Second, “Never be entirely negative and repressive” (79). Beware “a false Puritanism” (79).

Third, don’t make “little prigs and hypocrites” of your children (79).

Fourth, “we must never force a child to make a decision” (80).

More worthwhile quotes here:

“Christian parents must always remember that they are handling a life, a personality, a soul” (80).

“Do not bring pressure to bear on your children” (81).

“So our teaching must never be too direct, or too emotional” (81).

“Above all, there should be an atmosphere of love” (81).

Use “general conversation” in the home “conducted in Christian terms” (82).

The “Christian point of view must be brought into the whole of life” (82).

When questions are asked, parents “must not brush the child aside” (83).

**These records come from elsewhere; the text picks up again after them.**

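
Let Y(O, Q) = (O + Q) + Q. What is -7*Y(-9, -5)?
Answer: 133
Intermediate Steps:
Y(O, Q) = O + 2*Q
-7*Y(-9, -5) = -7*(-9 + 2*(-5)) = -7*(-9 - 10) = -7*(-19) = 133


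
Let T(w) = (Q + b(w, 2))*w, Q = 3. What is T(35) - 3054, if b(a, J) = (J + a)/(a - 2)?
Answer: -96022/33 ≈ -2909.8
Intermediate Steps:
b(a, J) = (J + a)/(-2 + a)
T(w) = w*(3 + (2 + w)/(-2 + w)) (T(w) = (3 + (2 + w)/(-2 + w))*w = w*(3 + (2 + w)/(-2 + w)))
T(35) - 3054 = 4*35*(-1 + 35)/(-2 + 35) - 3054 = 4*35*34/33 - 3054 = 4*35*(1/33)*34 - 3054 = 4760/33 - 3054 = -96022/33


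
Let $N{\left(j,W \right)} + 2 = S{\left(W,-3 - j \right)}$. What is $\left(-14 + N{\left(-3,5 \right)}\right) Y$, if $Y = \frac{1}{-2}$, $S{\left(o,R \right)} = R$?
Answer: $8$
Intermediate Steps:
$N{\left(j,W \right)} = -5 - j$ ($N{\left(j,W \right)} = -2 - \left(3 + j\right) = -5 - j$)
$Y = - \frac{1}{2} \approx -0.5$
$\left(-14 + N{\left(-3,5 \right)}\right) Y = \left(-14 - 2\right) \left(- \frac{1}{2}\right) = \left(-16\right) \left(- \frac{1}{2}\right) = 8$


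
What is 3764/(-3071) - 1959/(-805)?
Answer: 2986069/2472155 ≈ 1.2079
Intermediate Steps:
3764/(-3071) - 1959/(-805) = 3764*(-1/3071) - 1959*(-1/805) = -3764/3071 + 1959/805 = 2986069/2472155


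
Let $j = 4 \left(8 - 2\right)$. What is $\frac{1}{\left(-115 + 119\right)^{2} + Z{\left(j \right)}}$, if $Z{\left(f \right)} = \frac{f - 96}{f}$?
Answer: $\frac{1}{13} \approx 0.076923$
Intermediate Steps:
$j = 24$ ($j = 4 \cdot 6 = 24$)
$Z{\left(f \right)} = \frac{-96 + f}{f}$ ($Z{\left(f \right)} = \frac{f - 96}{f} = \frac{-96 + f}{f}$)
$\frac{1}{\left(-115 + 119\right)^{2} + Z{\left(j \right)}} = \frac{1}{\left(-115 + 119\right)^{2} + \frac{-96 + 24}{24}} = \frac{1}{4^{2} + \frac{1}{24} \left(-72\right)} = \frac{1}{16 - 3} = \frac{1}{13}$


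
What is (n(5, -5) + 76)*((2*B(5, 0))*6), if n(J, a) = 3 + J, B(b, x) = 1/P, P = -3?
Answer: -336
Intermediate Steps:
B(b, x) = -1/3 (B(b, x) = 1/(-3) = -1/3)
(n(5, -5) + 76)*((2*B(5, 0))*6) = ((3 + 5) + 76)*((2*(-1/3))*6) = (8 + 76)*(-2/3*6) = 84*(-4) = -336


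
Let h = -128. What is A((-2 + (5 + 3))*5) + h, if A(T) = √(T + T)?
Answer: -128 + 2*√15 ≈ -120.25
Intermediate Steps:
A(T) = √2*√T (A(T) = √(2*T) = √2*√T)
A((-2 + (5 + 3))*5) + h = √2*√((-2 + (5 + 3))*5) - 128 = √2*√((-2 + 8)*5) - 128 = √2*√(6*5) - 128 = √2*√30 - 128 = 2*√15 - 128 = -128 + 2*√15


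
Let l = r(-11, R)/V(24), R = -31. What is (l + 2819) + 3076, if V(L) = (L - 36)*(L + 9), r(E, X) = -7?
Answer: 2334427/396 ≈ 5895.0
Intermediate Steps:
V(L) = (-36 + L)*(9 + L)
l = 7/396 (l = -7/(-324 + 24² - 27*24) = -7/(-324 + 576 - 648) = -7/(-396) = -7*(-1/396) = 7/396 ≈ 0.017677)
(l + 2819) + 3076 = (7/396 + 2819) + 3076 = 1116331/396 + 3076 = 2334427/396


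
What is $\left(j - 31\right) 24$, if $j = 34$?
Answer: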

“Then you can guide their reading” (84).

“What else? Be careful always, whenever you have a meal, to return thanks to God for it, and to ask his blessing upon it” (84).

“In other words to sum it all up: what we have to do is to make Christianity attractive…. We should create within them the desire to be like us” (84).


So, in closing I commend this book to you for personal reading or for group study in your church. I think you will find it profitable whatever your station in life.

I think you will be blessed if you take up this book and read.